Low-Mass Neutron Stars and Effective Phase Transitions from a Hybrid Van der Waals-Polytropic Equation of State

Abstract

We study phase-transition-like behavior in neutron stars using a simplified, piecewise equation of state that couples a modified van der Waals-type core to a polytropic crust. The model remains analytically tractable while allowing for nonlinear density dependence. We impose thermodynamic and causal consistency conditions and determine the critical densities at which the curvature of the pressure-energy density relation changes. In the non-relativistic limit, the generalized Lane-Emden equations describe a smooth core-crust transition layer. We integrate the Tolman-Oppenheimer-Volkoff equations across different $(τ_1,σ_1)$ regimes, where these parameters encode thermal and interaction effects in the core. The resulting mass-radius sequences yield low neutron star masses $(0.99-2.05)M_{\odot}$, and the chemical potential exhibits the characteristic signatures of phase-transition behavior at densities well above the matching point. Our results show that analytic EOS models can reproduce the key phenomenology of phase transitions and provide a controlled framework for exploring low-mass neutron star configurations.

Figures (8)

• Figure 1: Schematic, not-to-scale representation of the NS interior as modeled here. The stellar core ($\varepsilon > \varepsilon_0$) is characterized by a modified vdW–type EoS, whereas the crustal region ($\varepsilon \leq \varepsilon_0$) is represented by a two-term polytropic EoS. The transition region around $r_1$ is the transition layer, where the two descriptions are approximately valid.
• Figure 2: Plot of the parameter space ($\tau_1,\sigma_1$) showing the validity region where $\varepsilon_c>0$.
• Figure 3: Mass–radius relations from the TOV equations for the parameter sets in Table \ref{['tab:tabparam1']}. Panels (a), (c), and (e): $M(r)$ profiles for the configurations in each regime.
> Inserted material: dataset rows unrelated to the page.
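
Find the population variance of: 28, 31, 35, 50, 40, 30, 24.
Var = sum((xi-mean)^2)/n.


Mean = 34.0000
Squared deviations: 36.0000, 9.0000, 1.0000, 256.0000, 36.0000, 16.0000, 100.0000
Sum = 454.0000
Variance = 454.0000/7 = 64.8571

Variance = 64.8571


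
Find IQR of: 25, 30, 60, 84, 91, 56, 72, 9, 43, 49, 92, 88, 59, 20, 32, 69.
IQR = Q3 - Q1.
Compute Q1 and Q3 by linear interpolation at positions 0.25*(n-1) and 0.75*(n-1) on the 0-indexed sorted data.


Sorted: 9, 20, 25, 30, 32, 43, 49, 56, 59, 60, 69, 72, 84, 88, 91, 92
Q1 (25th %ile) = 31.5000
Q3 (75th %ile) = 75.0000
IQR = 75.0000 - 31.5000 = 43.5000

IQR = 43.5000


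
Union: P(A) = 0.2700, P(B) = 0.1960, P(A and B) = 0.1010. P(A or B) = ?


P(A∪B) = 0.2700 + 0.1960 - 0.1010
= 0.4660 - 0.1010
= 0.3650

P(A∪B) = 0.3650


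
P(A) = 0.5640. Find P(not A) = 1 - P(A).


P(not A) = 1 - 0.5640 = 0.4360

P(not A) = 0.4360


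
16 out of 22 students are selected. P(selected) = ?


P = 16/22 = 0.7273

P = 0.7273


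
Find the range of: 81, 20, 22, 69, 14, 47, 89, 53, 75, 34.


Max = 89, Min = 14
Range = 89 - 14 = 75

Range = 75


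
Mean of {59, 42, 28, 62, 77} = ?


Sum = 59 + 42 + 28 + 62 + 77 = 268
n = 5
Mean = 268/5 = 53.6000

Mean = 53.6000


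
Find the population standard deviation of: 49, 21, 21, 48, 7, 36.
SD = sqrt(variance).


Mean = 30.3333
Variance = 235.2222
SD = sqrt(235.2222) = 15.3370

SD = 15.3370


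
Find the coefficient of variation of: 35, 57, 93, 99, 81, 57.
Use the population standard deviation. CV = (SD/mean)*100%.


Mean = 70.3333
SD = 22.5586
CV = (22.5586/70.3333)*100 = 32.0738%

CV = 32.0738%


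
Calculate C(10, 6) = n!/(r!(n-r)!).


C(10,6) = 10!/(6! × 4!)
= 3628800/(720 × 24)
= 210

C(10,6) = 210


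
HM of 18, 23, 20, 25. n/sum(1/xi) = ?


Sum of reciprocals = 1/18 + 1/23 + 1/20 + 1/25 = 0.189034
HM = 4/0.189034 = 21.1602

HM = 21.1602


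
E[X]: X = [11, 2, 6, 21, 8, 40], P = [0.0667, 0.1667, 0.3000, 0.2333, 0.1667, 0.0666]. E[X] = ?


E[X] = 11*0.0667 + 2*0.1667 + 6*0.3000 + 21*0.2333 + 8*0.1667 + 40*0.0666
= 0.7337 + 0.3334 + 1.8000 + 4.8993 + 1.3336 + 2.6640
= 11.7640

E[X] = 11.7640


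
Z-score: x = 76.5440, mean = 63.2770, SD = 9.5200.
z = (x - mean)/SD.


z = (76.5440 - 63.2770)/9.5200
= 13.2670/9.5200
= 1.3936

z = 1.3936


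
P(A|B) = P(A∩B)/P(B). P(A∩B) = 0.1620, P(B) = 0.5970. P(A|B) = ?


P(A|B) = 0.1620/0.5970 = 0.2714

P(A|B) = 0.2714


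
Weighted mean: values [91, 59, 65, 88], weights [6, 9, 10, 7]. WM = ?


Numerator = 91*6 + 59*9 + 65*10 + 88*7 = 2343
Denominator = 6 + 9 + 10 + 7 = 32
WM = 2343/32 = 73.2188

WM = 73.2188


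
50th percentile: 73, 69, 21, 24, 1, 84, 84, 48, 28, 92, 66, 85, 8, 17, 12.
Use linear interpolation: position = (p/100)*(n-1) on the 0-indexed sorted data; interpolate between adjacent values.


Sorted: 1, 8, 12, 17, 21, 24, 28, 48, 66, 69, 73, 84, 84, 85, 92
n = 15
Index = 50/100 * 14 = 7.0000
Lower = data[7] = 48, Upper = data[8] = 66
P50 = 48 + 0*(18) = 48.0000

P50 = 48.0000


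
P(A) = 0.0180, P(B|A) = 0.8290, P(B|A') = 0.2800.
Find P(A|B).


P(B) = P(B|A)*P(A) + P(B|A')*P(A')
= 0.8290*0.0180 + 0.2800*0.9820
= 0.014922 + 0.274960 = 0.289882
P(A|B) = 0.014922/0.289882 = 0.0515

P(A|B) = 0.0515


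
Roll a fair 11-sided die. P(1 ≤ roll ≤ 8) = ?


Favorable outcomes (1 ≤ roll ≤ 8): 8
Total outcomes = 11
P = 8/11 = 0.7273

P = 0.7273


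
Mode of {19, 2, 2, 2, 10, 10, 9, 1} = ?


Frequencies: 1:1, 2:3, 9:1, 10:2, 19:1
Max frequency = 3
Mode = 2

Mode = 2


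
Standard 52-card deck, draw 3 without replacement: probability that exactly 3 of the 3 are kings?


Hypergeometric: P(X=3) = C(4,3)·C(48,0) / C(52,3)
= 4 × 1 / 22100
= 4/22100 = 0.0002

P = 0.0002


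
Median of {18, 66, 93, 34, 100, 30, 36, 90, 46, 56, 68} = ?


Sorted: 18, 30, 34, 36, 46, 56, 66, 68, 90, 93, 100
n = 11 (odd)
Middle value = 56

Median = 56


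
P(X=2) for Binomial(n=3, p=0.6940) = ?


C(3,2) = 3
p^2 = 0.481636
(1-p)^1 = 0.306000
P = 3 * 0.481636 * 0.306000 = 0.4421

P(X=2) = 0.4421


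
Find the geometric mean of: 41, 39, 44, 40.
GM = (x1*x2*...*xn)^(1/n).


Product = 41 × 39 × 44 × 40 = 2814240
GM = 2814240^(1/4) = 40.9581

GM = 40.9581


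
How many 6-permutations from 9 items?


P(9,6) = 9!/3!
= 362880/6
= 60480

P(9,6) = 60480


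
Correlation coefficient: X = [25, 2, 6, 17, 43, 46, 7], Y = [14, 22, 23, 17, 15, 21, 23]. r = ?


Mean X = 20.8571, Mean Y = 19.2857
SD X = 16.573891, SD Y = 3.574285
Cov = -31.816327
r = -31.816327/(16.573891*3.574285) = -0.5371

r = -0.5371


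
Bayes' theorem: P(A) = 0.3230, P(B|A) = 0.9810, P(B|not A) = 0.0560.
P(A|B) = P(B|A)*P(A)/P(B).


P(B) = P(B|A)*P(A) + P(B|A')*P(A')
= 0.9810*0.3230 + 0.0560*0.6770
= 0.316863 + 0.037912 = 0.354775
P(A|B) = 0.316863/0.354775 = 0.8931

P(A|B) = 0.8931


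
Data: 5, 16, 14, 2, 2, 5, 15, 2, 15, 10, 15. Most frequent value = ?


Frequencies: 2:3, 5:2, 10:1, 14:1, 15:3, 16:1
Max frequency = 3
Mode = 2, 15

Mode = 2, 15


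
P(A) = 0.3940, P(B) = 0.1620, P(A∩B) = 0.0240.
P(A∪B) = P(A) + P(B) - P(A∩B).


P(A∪B) = 0.3940 + 0.1620 - 0.0240
= 0.5560 - 0.0240
= 0.5320

P(A∪B) = 0.5320


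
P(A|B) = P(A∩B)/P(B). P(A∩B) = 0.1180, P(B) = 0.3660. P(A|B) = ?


P(A|B) = 0.1180/0.3660 = 0.3224

P(A|B) = 0.3224


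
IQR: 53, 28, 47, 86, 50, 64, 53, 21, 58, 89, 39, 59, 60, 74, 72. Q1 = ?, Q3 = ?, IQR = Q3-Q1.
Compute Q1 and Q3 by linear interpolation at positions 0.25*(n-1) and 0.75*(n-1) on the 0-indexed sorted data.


Sorted: 21, 28, 39, 47, 50, 53, 53, 58, 59, 60, 64, 72, 74, 86, 89
Q1 (25th %ile) = 48.5000
Q3 (75th %ile) = 68.0000
IQR = 68.0000 - 48.5000 = 19.5000

IQR = 19.5000


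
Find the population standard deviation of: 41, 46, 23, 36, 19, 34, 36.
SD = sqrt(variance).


Mean = 33.5714
Variance = 77.9592
SD = sqrt(77.9592) = 8.8294

SD = 8.8294


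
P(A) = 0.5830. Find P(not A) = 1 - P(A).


P(not A) = 1 - 0.5830 = 0.4170

P(not A) = 0.4170


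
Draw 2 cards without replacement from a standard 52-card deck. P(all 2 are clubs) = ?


P(all clubs) = (13/52) × (12/51)
= 0.0588

P = 0.0588


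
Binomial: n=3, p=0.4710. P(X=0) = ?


C(3,0) = 1
p^0 = 1.000000
(1-p)^3 = 0.148036
P = 1 * 1.000000 * 0.148036 = 0.1480

P(X=0) = 0.1480


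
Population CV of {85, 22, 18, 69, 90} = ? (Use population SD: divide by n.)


Mean = 56.8000
SD = 30.8636
CV = (30.8636/56.8000)*100 = 54.3373%

CV = 54.3373%


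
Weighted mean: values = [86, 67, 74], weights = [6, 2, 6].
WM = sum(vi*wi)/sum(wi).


Numerator = 86*6 + 67*2 + 74*6 = 1094
Denominator = 6 + 2 + 6 = 14
WM = 1094/14 = 78.1429

WM = 78.1429


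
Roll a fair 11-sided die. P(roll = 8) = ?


Favorable outcomes (roll = 8): 1
Total outcomes = 11
P = 1/11 = 0.0909

P = 0.0909


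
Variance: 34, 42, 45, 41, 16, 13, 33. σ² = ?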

Panels (b), (d), and (f): families of $M/M_\odot$ vs. $R$ curves obtained by scanning over central densities $\varepsilon_c$.
• Figure 4: Mass–radius relations for the parameter sets in Table \ref{['tab:tabparam3_4']}, corresponding to the most phase-transition–sensitive regimes. Panels (a), (c), and (e) show $M(r)$ for each configuration. Panels (b), (d), and (f): $M/M_\odot$ vs. $R$ as central densities are varied.
• Figure 5: Mass–radius relations for the parameter sets of Table \ref{['tab:tabparam2']}. Panels (a), (c), and (e): $M(r)$ for selected configurations in each regime. Panels (b), (d), and (f): $M/M_\odot$ vs. $R$ for several central densities, highlighting how the choice of $(\tau_1,\sigma_1)$ affects the stiffness of the EoS and the maximum mass. Observe that the increase in $\sigma_1$ turns the EoS more rigid and displaces the maximum amount of mass.